5/21/97
Interesting dateline. I presume the justices, being New Yorkers, will next move to posthumously overturn the token fine in the John Peter Zenger case, digging up the body of the 18th Century New York printer and hanging the mouldering remains from the nearest lamppost so all our history books can be rewritten to report that the jury was NOT allowed any choice but to punish Zenger for printing inconvenient truths about the king.
Then, given that all those northern juries
were obviously wrong to refuse to bring in convictions in "runaway
slave" cases in the 1850s, and given the likelihood that those slaves
would have been whipped to death if returned to their Southern masters,
I presume Judge Jose Cabranes and the
other New York justices will now order all the descendants of those runaway
slaves currently within their jurisdiction to be rounded up ... and put
to death? After all, their ancestors should never have been allowed to
live to bear children, since those juries "had no right to ignore
the evidence
or law in a case and instead impose their own values to acquit or convict
a defendant," actions which constitute "a violation of a juror's
sworn duty to follow the law as instructed by the court."
Review the case in question. The trial judge found a sole black juror refusing to convict because he believed the drug defendants had "a right to deal drugs." That is plainly true, on its face. The constitution grants the government NO power to prevent consensual commerce in products which the buyer wishes to use for self-medication ... medical liberty is clearly protected by the Ninth Amendment, and no law passed in violation of that or any other part of the Bill of Rights can be held to EVER have been valid (under the wise precedent of Marbury vs. Madison.)
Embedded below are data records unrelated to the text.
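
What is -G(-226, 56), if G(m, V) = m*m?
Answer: -51076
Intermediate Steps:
G(m, V) = m²
-G(-226, 56) = -1*(-226)² = -1*51076 = -51076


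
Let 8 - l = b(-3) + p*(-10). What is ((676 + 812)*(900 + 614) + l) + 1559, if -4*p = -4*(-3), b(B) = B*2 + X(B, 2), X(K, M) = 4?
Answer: 2254371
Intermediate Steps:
b(B) = 4 + 2*B (b(B) = B*2 + 4 = 2*B + 4 = 4 + 2*B)
p = -3 (p = -(-1)*(-3) = -1/4*12 = -3)
l = -20 (l = 8 - ((4 + 2*(-3)) - 3*(-10)) = 8 - ((4 - 6) + 30) = 8 - (-2 + 30) = 8 - 1*28 = 8 - 28 = -20)
((676 + 812)*(900 + 614) + l) + 1559 = ((676 + 812)*(900 + 614) - 20) + 1559 = (1488*1514 - 20) + 1559 = (2252832 - 20) + 1559 = 2252812 + 1559 = 2254371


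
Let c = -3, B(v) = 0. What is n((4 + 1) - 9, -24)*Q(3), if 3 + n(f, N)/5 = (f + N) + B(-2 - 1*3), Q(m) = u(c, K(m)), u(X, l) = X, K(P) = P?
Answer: 465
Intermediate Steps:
Q(m) = -3
n(f, N) = -15 + 5*N + 5*f (n(f, N) = -15 + 5*((f + N) + 0) = -15 + 5*((N + f) + 0) = -15 + 5*(N + f) = -15 + (5*N + 5*f) = -15 + 5*N + 5*f)
n((4 + 1) - 9, -24)*Q(3) = (-15 + 5*(-24) + 5*((4 + 1) - 9))*(-3) = (-15 - 120 + 5*(5 - 9))*(-3) = (-15 - 120 + 5*(-4))*(-3) = (-15 - 120 - 20)*(-3) = -155*(-3) = 465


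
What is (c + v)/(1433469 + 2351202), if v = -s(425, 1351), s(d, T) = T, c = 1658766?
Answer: 1657415/3784671 ≈ 0.43793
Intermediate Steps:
v = -1351 (v = -1*1351 = -1351)
(c + v)/(1433469 + 2351202) = (1658766 - 1351)/(1433469 + 2351202) = 1657415/3784671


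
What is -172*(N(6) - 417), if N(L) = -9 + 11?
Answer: 71380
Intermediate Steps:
N(L) = 2
-172*(N(6) - 417) = -172*(2 - 417) = -172*(-415) = 71380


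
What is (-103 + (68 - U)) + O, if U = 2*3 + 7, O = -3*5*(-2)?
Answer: -18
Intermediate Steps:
O = 30 (O = -15*(-2) = 30)
U = 13 (U = 6 + 7 = 13)
(-103 + (68 - U)) + O = (-103 + (68 - 1*13)) + 30 = (-103 + (68 - 13)) + 30 = (-103 + 55) + 30 = -48 + 30 = -18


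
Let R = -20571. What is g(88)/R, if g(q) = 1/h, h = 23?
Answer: -1/473133 ≈ -2.1136e-6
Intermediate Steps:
g(q) = 1/23
g(88)/R = (1/23)/(-20571) = (1/23)*(-1/20571) = -1/473133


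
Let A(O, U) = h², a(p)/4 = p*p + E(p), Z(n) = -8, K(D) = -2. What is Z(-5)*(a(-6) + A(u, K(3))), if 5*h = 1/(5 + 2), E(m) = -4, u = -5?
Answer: -1254408/1225 ≈ -1024.0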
Yet the trial judge -- who is MORE responsible to know and defend the Constitution than the average juror -- fired the recalcitrant juror, and allowed the remaining jurors to convict under the unconstitutional statute, 11-0.
This is substantively no different than allowing an 11-1 conviction. Do I hear 9-3? 7-5? The appeals court now orders a new trial ... a similar result to the proper original finding of a hung jury.
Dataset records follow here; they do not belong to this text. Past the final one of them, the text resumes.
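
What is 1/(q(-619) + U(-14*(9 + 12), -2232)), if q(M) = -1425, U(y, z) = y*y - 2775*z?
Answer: 1/6278811 ≈ 1.5927e-7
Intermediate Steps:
U(y, z) = y**2 - 2775*z
1/(q(-619) + U(-14*(9 + 12), -2232)) = 1/(-1425 + ((-14*(9 + 12))**2 - 2775*(-2232))) = 1/(-1425 + ((-14*21)**2 + 6193800)) = 1/(-1425 + ((-294)**2 + 6193800)) = 1/(-1425 + (86436 + 6193800)) = 1/(-1425 + 6280236) = 1/6278811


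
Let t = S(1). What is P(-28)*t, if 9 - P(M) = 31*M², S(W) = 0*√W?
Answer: 0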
So far so good. But why is the trial judge not stripped of his robes and banned from the bench for life? He meddled in the jury room, and dismissed a jury for voting "the wrong way." What will he try the next time, stationing 12 armed bailiffs, one behind each chair in the jury room, noisily loading and cocking their revolvers whenever anyone appears ready to vote "Not guilty?"
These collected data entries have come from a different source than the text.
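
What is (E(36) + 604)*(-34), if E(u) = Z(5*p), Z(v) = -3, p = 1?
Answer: -20434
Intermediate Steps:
E(u) = -3
(E(36) + 604)*(-34) = (-3 + 604)*(-34) = 601*(-34) = -20434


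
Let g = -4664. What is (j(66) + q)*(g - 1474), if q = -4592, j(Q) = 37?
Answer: 27958590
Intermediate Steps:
(j(66) + q)*(g - 1474) = (37 - 4592)*(-4664 - 1474) = -4555*(-6138) = 27958590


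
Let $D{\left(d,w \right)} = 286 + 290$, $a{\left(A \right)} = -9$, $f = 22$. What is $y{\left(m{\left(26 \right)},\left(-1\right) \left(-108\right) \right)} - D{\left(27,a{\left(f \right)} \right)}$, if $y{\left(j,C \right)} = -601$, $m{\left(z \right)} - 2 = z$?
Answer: $-1177$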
The segment of the American populace who
should be most concerned about this arrogant, elitist trend should be police
officers. So far, when advising an armed suspect to "Give it up, and
I'll see you get a jury trial," the average cop has had a fair chance
of success. But once the
average suspect realizes that government-salaried judges now can and will
remove any juror who votes to acquit -- or who admits under questoning
that he might favor a defendant's view of the law over the government's
-- that suspect is far more likely to figure, "I'm dead anyway, and
I might as well take one lying government bureaucrat with me. I wish it
were a senator or a
judge or the commissioner of the IRS, but you have to take what God deals
you in this life, so I guess this poor cop's number just came up."
When those cops start dying, I hope the memorial wreaths will be laid on the doorsteps of jury-hating Judges Jose Cabranes, Edward Lumbard, and Joseph McLaughlin.